Nona reached for her water. It was a point of regret to her that she’d proved unable to pack on any reserves. She would be the first to go in any famine, where someone like Sister Rose could lose half her body weight and still survive. Even so, she didn’t plan to give up on trying.

  “Good luck today!” Jula sat herself opposite, eyes tracking across the various steaming bowls lined along the centre of the table. She always spent five minutes in careful consideration of her options. Then chose porridge.

  “Here.” Ketti leaned forward and pushed the porridge bowl towards Jula.

  “I thought I might try something different today.” Jula frowned at the mushrooms.

  Ketti and Nona exchanged a quick “no you won’t” glance.

  Joeli seated herself at the far end of the table, hair gleaming as if the sun had found a way through the clouds just for her. Somehow her habit looked as if it had been tailored to her personal requirements, as flattering as any ballgown. “Blade final! Why, Nona, you’re quite pink with excitement.” She smiled brightly. “Pray Ancestor it will be a good one.”

  They all ignored her. Joeli had been relentlessly nice since her return, as if they were all best of friends. Nona could almost imagine that Lord Namsis’s Academy man had rearranged Joeli’s opinions where she was concerned in addition to her memories regarding the events at Sherzal’s palace.

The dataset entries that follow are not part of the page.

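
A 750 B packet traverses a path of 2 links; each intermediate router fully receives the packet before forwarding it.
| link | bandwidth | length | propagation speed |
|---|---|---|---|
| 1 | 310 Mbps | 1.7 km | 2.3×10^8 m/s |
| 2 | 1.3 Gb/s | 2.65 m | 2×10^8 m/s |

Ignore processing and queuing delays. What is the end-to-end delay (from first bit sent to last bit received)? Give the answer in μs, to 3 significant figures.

L = 750 × 8 = 6000 bits.
Transmission delays (L/R per hop): 19.3548, 4.61538 μs; sum = 23.9702 μs.
Propagation delays (d/s per hop): 7.3913, 0.01325 μs; sum = 7.40455 μs.
End-to-end = 31.4 μs.

31.4 μs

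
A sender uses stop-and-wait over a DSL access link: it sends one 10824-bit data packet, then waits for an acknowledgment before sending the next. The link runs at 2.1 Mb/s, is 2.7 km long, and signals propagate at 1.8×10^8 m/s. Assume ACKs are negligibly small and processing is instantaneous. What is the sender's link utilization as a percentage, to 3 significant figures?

t_tx = L/R = 10824/2100000 = 0.00515429 s.
t_prop = 2700/180000000 = 1.5e-05 s; RTT = 3e-05 s.
Cycle = t_tx + RTT = 0.00518429 s.
Utilization = t_tx / cycle = 0.00515429/0.00518429 = 99.4 %.

99.4 %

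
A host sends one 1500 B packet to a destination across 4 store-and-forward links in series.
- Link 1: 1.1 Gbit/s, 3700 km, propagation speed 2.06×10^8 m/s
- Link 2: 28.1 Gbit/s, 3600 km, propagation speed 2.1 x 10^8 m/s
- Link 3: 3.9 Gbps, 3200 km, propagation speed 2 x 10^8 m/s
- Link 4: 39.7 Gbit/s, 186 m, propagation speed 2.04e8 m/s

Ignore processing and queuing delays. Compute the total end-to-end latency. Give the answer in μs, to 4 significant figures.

L = 1500 × 8 = 12000 bits.
Transmission delays (L/R per hop): 10.9091, 0.427046, 3.07692, 0.302267 μs; sum = 14.7153 μs.
Propagation delays (d/s per hop): 17961.2, 17142.9, 16000, 0.911765 μs; sum = 51104.9 μs.
End-to-end = 51120 μs.

51120 μs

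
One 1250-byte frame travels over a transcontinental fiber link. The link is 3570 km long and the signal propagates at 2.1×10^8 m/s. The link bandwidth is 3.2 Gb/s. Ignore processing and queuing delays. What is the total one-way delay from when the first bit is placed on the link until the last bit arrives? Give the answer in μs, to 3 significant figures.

L = 1250 × 8 = 10000 bits.
Transmission delay = L/R = 10000 / 3200000000 = 3.125 μs.
Propagation delay = d/s = 3570000 m / 210000000 m/s = 17000 μs.
Total = 17000 μs.

17000 μs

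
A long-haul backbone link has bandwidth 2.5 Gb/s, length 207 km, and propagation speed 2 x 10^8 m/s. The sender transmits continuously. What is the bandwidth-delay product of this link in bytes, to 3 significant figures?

Propagation delay = 207000 / 200000000 = 0.001035 s.
BDP = R × t_prop = 2500000000 × 0.001035 = 2587500 bits.
In bytes: 2587500/8 = 323000 bytes.

323000 bytes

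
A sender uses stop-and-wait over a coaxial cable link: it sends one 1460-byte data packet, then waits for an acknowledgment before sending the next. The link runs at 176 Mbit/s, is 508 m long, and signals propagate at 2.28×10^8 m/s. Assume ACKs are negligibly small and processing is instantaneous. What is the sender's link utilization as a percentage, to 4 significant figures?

93.71 %

t_tx = L/R = 11680/176000000 = 6.63636e-05 s.
t_prop = 508/2.28e+08 = 2.22807e-06 s; RTT = 4.45614e-06 s.
Cycle = t_tx + RTT = 7.08198e-05 s.
Utilization = t_tx / cycle = 6.63636e-05/7.08198e-05 = 93.71 %.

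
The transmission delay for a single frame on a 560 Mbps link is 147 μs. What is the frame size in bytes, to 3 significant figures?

10300 bytes

L = R × t_tx = 560000000 b/s × 0.000147 s = 82320 bits.
In bytes: 82320 / 8 = 10300 bytes.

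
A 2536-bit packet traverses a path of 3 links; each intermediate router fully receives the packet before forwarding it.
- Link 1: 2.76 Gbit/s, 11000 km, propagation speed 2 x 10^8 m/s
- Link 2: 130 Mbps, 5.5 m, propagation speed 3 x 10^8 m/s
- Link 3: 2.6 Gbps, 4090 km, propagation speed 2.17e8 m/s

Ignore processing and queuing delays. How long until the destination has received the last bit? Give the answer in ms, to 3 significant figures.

73.9 ms

Transmission delays (L/R per hop): 0.000918841, 0.0195077, 0.000975385 ms; sum = 0.0214019 ms.
Propagation delays (d/s per hop): 55, 1.83333e-05, 18.8479 ms; sum = 73.8479 ms.
End-to-end = 73.9 ms.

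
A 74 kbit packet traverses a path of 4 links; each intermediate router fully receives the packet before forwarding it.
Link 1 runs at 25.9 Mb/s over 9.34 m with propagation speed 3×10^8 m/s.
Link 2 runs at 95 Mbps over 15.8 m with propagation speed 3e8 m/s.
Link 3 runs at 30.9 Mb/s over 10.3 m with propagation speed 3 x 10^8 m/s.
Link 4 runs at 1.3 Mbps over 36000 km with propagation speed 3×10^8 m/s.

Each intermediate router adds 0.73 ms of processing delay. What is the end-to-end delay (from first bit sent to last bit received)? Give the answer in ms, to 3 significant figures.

185 ms

L = 74000 bits.
Transmission delays (L/R per hop): 2.85714, 0.778947, 2.39482, 56.9231 ms; sum = 62.954 ms.
Propagation delays (d/s per hop): 3.11333e-05, 5.26667e-05, 3.43333e-05, 120 ms; sum = 120 ms.
Processing at 3 router(s): 3 × 0.73 ms = 2.19 ms.
End-to-end = 185 ms.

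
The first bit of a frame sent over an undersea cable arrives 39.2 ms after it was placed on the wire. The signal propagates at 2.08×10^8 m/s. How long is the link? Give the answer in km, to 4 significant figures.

d = s × t_prop = 208000000 × 0.0392 = 8154 km.

8154 km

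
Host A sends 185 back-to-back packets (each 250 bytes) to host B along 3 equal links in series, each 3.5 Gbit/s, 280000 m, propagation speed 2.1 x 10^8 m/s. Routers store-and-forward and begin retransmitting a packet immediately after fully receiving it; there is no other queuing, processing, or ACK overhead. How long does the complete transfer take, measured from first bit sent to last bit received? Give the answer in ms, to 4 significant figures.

Per-hop transmission t_tx = L/R = 2000/3500000000 = 0.000571429 ms.
Per-hop propagation t_prop = 280000/210000000 = 1.33333 ms.
Pipeline fill: first packet needs 3·t_tx to clear all hops; remaining 184 packets each add one t_tx.
Total = (3+185-1)·t_tx + 3·t_prop = 187·0.000571429 + 3·1.33333 = 4.107 ms.

4.107 ms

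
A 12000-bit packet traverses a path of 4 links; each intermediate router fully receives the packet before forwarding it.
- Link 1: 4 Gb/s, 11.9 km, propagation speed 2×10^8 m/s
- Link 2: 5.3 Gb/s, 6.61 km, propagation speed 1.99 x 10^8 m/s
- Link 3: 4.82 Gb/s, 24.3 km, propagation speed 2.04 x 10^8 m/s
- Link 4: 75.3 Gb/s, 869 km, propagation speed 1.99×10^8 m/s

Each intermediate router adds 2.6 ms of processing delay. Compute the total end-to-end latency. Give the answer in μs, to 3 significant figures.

12400 μs

Transmission delays (L/R per hop): 3, 2.26415, 2.48963, 0.159363 μs; sum = 7.91314 μs.
Propagation delays (d/s per hop): 59.5, 33.2161, 119.118, 4366.83 μs; sum = 4578.67 μs.
Processing at 3 router(s): 3 × 2.6 ms = 7800 μs.
End-to-end = 12400 μs.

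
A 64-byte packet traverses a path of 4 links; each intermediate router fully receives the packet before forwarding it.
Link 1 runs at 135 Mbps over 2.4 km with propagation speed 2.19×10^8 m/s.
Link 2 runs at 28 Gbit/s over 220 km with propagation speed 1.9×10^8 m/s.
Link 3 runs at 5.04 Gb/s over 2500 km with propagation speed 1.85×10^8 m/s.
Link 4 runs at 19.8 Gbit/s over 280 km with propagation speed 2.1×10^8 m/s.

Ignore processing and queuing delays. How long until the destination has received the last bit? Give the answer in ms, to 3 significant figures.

L = 64 × 8 = 512 bits.
Transmission delays (L/R per hop): 0.00379259, 1.82857e-05, 0.000101587, 2.58586e-05 ms; sum = 0.00393832 ms.
Propagation delays (d/s per hop): 0.0109589, 1.15789, 13.5135, 1.33333 ms; sum = 16.0157 ms.
End-to-end = 16.0 ms.

16.0 ms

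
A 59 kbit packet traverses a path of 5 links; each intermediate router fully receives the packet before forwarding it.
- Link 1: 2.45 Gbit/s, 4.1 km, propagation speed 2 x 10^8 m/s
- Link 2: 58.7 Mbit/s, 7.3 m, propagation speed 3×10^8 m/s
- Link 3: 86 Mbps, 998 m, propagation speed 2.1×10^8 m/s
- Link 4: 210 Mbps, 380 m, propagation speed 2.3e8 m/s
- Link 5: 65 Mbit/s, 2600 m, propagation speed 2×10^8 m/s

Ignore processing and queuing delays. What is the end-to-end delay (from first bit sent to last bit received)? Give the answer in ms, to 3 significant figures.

L = 59000 bits.
Transmission delays (L/R per hop): 0.0240816, 1.00511, 0.686047, 0.280952, 0.907692 ms; sum = 2.90388 ms.
Propagation delays (d/s per hop): 0.0205, 2.43333e-05, 0.00475238, 0.00165217, 0.013 ms; sum = 0.0399289 ms.
End-to-end = 2.94 ms.

2.94 ms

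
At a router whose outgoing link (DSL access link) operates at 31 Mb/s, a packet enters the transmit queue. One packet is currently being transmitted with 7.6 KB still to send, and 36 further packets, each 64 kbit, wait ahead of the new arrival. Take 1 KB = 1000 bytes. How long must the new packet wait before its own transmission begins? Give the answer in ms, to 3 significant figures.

76.3 ms

Each queued packet: L/R = 64000/31000000 = 2.06452 ms.
36 queued → 74.3226 ms.
Plus remaining 60800 bits of current packet: 1.96129 ms.
Queuing delay = 76.3 ms.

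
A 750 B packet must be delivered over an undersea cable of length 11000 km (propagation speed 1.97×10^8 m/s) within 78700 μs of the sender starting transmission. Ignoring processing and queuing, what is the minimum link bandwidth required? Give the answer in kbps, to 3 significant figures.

L = 6000 bits.
Propagation delay = 11000000 / 197000000 = 55837.6 μs.
Transmission budget = 78700 − 55837.6 = 22862.4 μs.
R ≥ L / t_tx = 6000 bits / 0.0228624 s = 262 kbps.

262 kbps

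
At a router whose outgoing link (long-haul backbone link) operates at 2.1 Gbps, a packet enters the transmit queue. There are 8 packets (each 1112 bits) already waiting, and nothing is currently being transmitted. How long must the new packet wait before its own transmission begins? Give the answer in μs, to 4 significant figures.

Each queued packet: L/R = 1112/2100000000 = 0.529524 μs.
8 queued → 4.23619 μs.
Queuing delay = 4.236 μs.

4.236 μs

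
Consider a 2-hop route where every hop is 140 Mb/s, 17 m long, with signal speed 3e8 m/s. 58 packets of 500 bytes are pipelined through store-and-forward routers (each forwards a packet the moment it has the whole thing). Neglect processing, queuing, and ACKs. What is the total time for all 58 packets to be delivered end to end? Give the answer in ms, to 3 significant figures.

1.69 ms

Per-hop transmission t_tx = L/R = 4000/140000000 = 0.0285714 ms.
Per-hop propagation t_prop = 17/300000000 = 5.66667e-05 ms.
Pipeline fill: first packet needs 2·t_tx to clear all hops; remaining 57 packets each add one t_tx.
Total = (2+58-1)·t_tx + 2·t_prop = 59·0.0285714 + 2·5.66667e-05 = 1.69 ms.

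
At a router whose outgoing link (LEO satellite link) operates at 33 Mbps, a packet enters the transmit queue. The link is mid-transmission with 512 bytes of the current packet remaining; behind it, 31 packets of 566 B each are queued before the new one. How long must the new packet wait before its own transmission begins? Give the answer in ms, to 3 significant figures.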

The thread-traps scattered around the convent gave the lie to all those pretty smiles, though.

  Ghena came to the table, raindrops beading the tight frizz of her hair. “Good lu—”

  “It’s not about luck!” Nona bit back a snarl and forced herself to lower her voice. “My thanks. I will try to acquit myself well.” She regretted ever telling anyone that the test date had been set. She manufactured a smile, pushed her chair back from the table and stood to go, aware now of the tension in her limbs. Today she would face Mistress Blade, without armour, sword in hand, and her performance would decide whether she could take the Red.